Good Morning gentle readers, for those of you who are hungry, and we shall not fight over the danish, there is more than enough, I have set up a buffet in the dining room with coffee and tea, hot chocolate, and a very large table filled with all kinds of food. Please feel free to help yourselves. There's fruit and yogurt, danish, muffins, granola and chocolate cake (please save me a piece.)
Now, to get on to today's post. I was going to be very witty and smart today but something happened last night to really upset me and really, truly, make me cry. You know how the other day I was talking about helping a few people with their queries, well, I was satirized. I don't even know if that's the right word. I was made fun of. Now that's not right either, I was insulted. Well, no, some would say not, but you know what, yes, yes I was. I was only trying to help, I could hear the panic in their query, so I wrote pretty much the whole thing out the way it should really go, with their own words and posted it. I ASSUMED they would take my advice, tweak what I'd given them and run with it. And considering 6 other people AGREED with me, I figured they could figure it out. Well, no, they wrote it, with the exception of one sentence, posted my query verbatim, then signed both our names. Perhaps they meant this as a compliment, perhaps they meant this as a joke. Perhaps it was supposed to be funny. I don't know. All I know is that it wasn't funny, it wasn't a joke, and god damn it, it wasn't a compliment. I was only trying to help, I felt badly that they were going through such turmoil, and re-writing it the way I did was the only way to SHOW, not TELL them what they were doing wrong. And sweet Jesus up in heaven, they had 36 other people trying to give them advice and they JUST DIDN'T GET IT. Query writing is hard. Harder than anything, I thought I was doing them a favor. I guess not. So needless to say, I will not be going there anymore. If you would like help with your query I would be happy to help. Here. On my blog or my private e-mail account. If you know someone else who would like help, I would be happy to help, here, or my private e-mail account. I will no longer do it in public anymore. And you know what, that really sucks because I enjoyed doing it. I thought I was helping. It gave me a sense of paying it forward.
I'm sorry gentle readers, cover your ears, fuck that.
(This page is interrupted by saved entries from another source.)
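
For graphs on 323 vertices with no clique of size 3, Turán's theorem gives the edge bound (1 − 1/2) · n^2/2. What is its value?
Turán density bound = (1/2) · 323^2/2 = 104329/4 ≈ 26082.25

Turán's theorem: ex(n, K_{r+1}) is achieved by the complete r-partite Turán graph T(n, r) with parts as balanced as possible, and is at most (1 − 1/r) · n^2/2. For r = 2, n = 323: the density bound is (1/2) · 104329/2 = 104329/4 ≈ 26082.25. The integer-valued extremum is e(T(323, 2)) = 26082, which is strictly less than the density bound 104329/4 since 2 ∤ 323 (the parts of T(323, 2) cannot all be equal).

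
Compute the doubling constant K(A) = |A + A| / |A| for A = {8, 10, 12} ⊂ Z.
K = |A + A| / |A| = 5/3

Enumerate A + A = {a + b : a, b ∈ A}. With |A| = 3, there are |A|^2 = 9 ordered sum pairs; collecting distinct values, A + A = {16, 18, 20, 22, 24}, so |A + A| = 5. Thus K = 5/3. Here |A + A| = 2|A| − 1 = 5, the minimum possible — so K = 5/3 is minimal, which holds iff A is an arithmetic progression.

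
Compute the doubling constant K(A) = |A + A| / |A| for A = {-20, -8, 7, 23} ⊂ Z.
K = |A + A| / |A| = 10/4 = 5/2

Enumerate A + A = {a + b : a, b ∈ A}. With |A| = 4, there are |A|^2 = 16 ordered sum pairs; collecting distinct values, A + A = {-40, -28, -16, -13, -1, 3, 14, 15, 30, 46}, so |A + A| = 10. Thus K = 10/4 = 5/2. For comparison, the minimum possible |A + A| over all 4-element sets is 2·4 − 1 = 7 (so min K = 7/4), attained only by arithmetic progressions.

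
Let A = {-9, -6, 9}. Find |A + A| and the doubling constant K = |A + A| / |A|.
K = |A + A| / |A| = 6/3 = 2

Enumerate A + A = {a + b : a, b ∈ A}. With |A| = 3, there are |A|^2 = 9 ordered sum pairs; collecting distinct values, A + A = {-18, -15, -12, 0, 3, 18}, so |A + A| = 6. Thus K = 6/3 = 2. For comparison, the minimum possible |A + A| over all 3-element sets is 2·3 − 1 = 5 (so min K = 5/3), attained only by arithmetic progressions.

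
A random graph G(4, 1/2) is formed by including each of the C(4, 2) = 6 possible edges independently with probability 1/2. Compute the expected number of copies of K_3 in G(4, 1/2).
E[# K_3] = C(4, 3) · (1/2)^C(3, 2) = 4 / 2^3 = 1/2 = 0.5

For each 3-subset S of vertices (there are C(4, 3) = 4 such S), let X_S = 1 if S induces a K_3 (all C(3, 2) = 3 edges present). Then P(X_S = 1) = (1/2)^3 = 1/8. By linearity of expectation, E[# K_3] = C(4, 3) · (1/2)^3 = 4 / 8 = 1/2 = 0.5.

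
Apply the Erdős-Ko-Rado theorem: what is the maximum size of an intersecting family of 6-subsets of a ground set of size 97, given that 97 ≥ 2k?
max |F| = C(96, 5) = 61124064

The Erdős-Ko-Rado theorem states: for n ≥ 2k, an intersecting family of k-subsets of an n-element set has size at most C(n − 1, k − 1), with equality for 'star' families {A ⊆ [n] : |A| = k, i ∈ A} (fix an element i). For n = 97, k = 6: C(96, 5) = 61124064.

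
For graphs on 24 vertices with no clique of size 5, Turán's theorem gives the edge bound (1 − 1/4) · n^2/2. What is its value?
Turán density bound = (3/4) · 24^2/2 = 216

Turán's theorem: ex(n, K_{r+1}) is achieved by the complete r-partite Turán graph T(n, r) with parts as balanced as possible, and is at most (1 − 1/r) · n^2/2. For r = 4, n = 24: the density bound is (3/4) · 576/2 = 216. Since 4 ∣ 24, the Turán graph T(24, 4) has parts of equal size 6, and its edge count e(T(24, 4)) = 216 attains the density bound exactly.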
Okay, now that my rant, crying jag, f-bomb is over, as some of you know, I've been working on my line edits and last night I finished them. The ending was pretty tight, funny, I actually wrote it that way, so I just breezed through. I did have to take out one or two sentences about Ellis that made it in. (I'm still not sure what to do about Ellis but that's another post.) I also cut another 2,000 words so I'm down to 95,740 and you know what, I think that's where I'm going to stay. When the Small One goes to school today I'm going to look at the chapter placements and re-do those. Then I'm definitely going to start with the queries. I 've been holding off to get the line edits done, but hey, while I wait for the answers, I can tweak as I go, you know. Who the hell is going to want a full the same day they get it right??? IT's good but it's not all that. Okay, maybe it is. hahhahahahahahah
I was also thinking of the questions for the agent if I should be offered representation. You know, do you charge for hard copies or is everything done by e-mail now. If I get a two-book deal, can I ask for a higher advance and lower royalties on the first one, and a higher royalty, less advance on the second? Is a publicity tour REALLY neccesary with a first book or should I wait until I have two or three under my belt. This is what keeps me up at night.
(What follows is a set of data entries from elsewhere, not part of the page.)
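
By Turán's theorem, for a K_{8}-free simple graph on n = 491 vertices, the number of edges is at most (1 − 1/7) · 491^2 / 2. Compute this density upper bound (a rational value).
Turán density bound = (6/7) · 491^2/2 = 723243/7 ≈ 103320.4286

Turán's theorem: ex(n, K_{r+1}) is achieved by the complete r-partite Turán graph T(n, r) with parts as balanced as possible, and is at most (1 − 1/r) · n^2/2. For r = 7, n = 491: the density bound is (6/7) · 241081/2 = 723243/7 ≈ 103320.4286. The integer-valued extremum is e(T(491, 7)) = 103320, which is strictly less than the density bound 723243/7 since 7 ∤ 491 (the parts of T(491, 7) cannot all be equal).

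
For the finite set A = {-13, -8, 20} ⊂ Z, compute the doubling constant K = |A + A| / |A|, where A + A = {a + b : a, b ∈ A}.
K = |A + A| / |A| = 6/3 = 2

Enumerate A + A = {a + b : a, b ∈ A}. With |A| = 3, there are |A|^2 = 9 ordered sum pairs; collecting distinct values, A + A = {-26, -21, -16, 7, 12, 40}, so |A + A| = 6. Thus K = 6/3 = 2. For comparison, the minimum possible |A + A| over all 3-element sets is 2·3 − 1 = 5 (so min K = 5/3), attained only by arithmetic progressions.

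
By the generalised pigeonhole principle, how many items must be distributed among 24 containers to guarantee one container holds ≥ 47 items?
n = (47 − 1)·24 + 1 = 1105

By the generalised pigeonhole principle, to guarantee some box contains ≥ r objects we need more than (r − 1) · k objects total. Threshold: n = (r − 1) · k + 1. With r = 47 and k = 24: n = 46 · 24 + 1 = 1104 + 1 = 1105. For n = 1104 = 46 · 24, we can put exactly 46 objects in every box, avoiding 47 in any single one — so 1105 is tight.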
And I guess now that this book is CONSUMING me like a dog from Coney Island, I guess I must actually have a job. I remember laying awake on Sunday nights wondering if there would be enough milk for Monday's order when I worked at the restaurant and getting up at 5am on Mon. morning to place an order. Monday was my day off. So yes, I guess I DO have a job. I am a writer.
And so, gentle readers, are you consumed by your writing? That is the question of the day.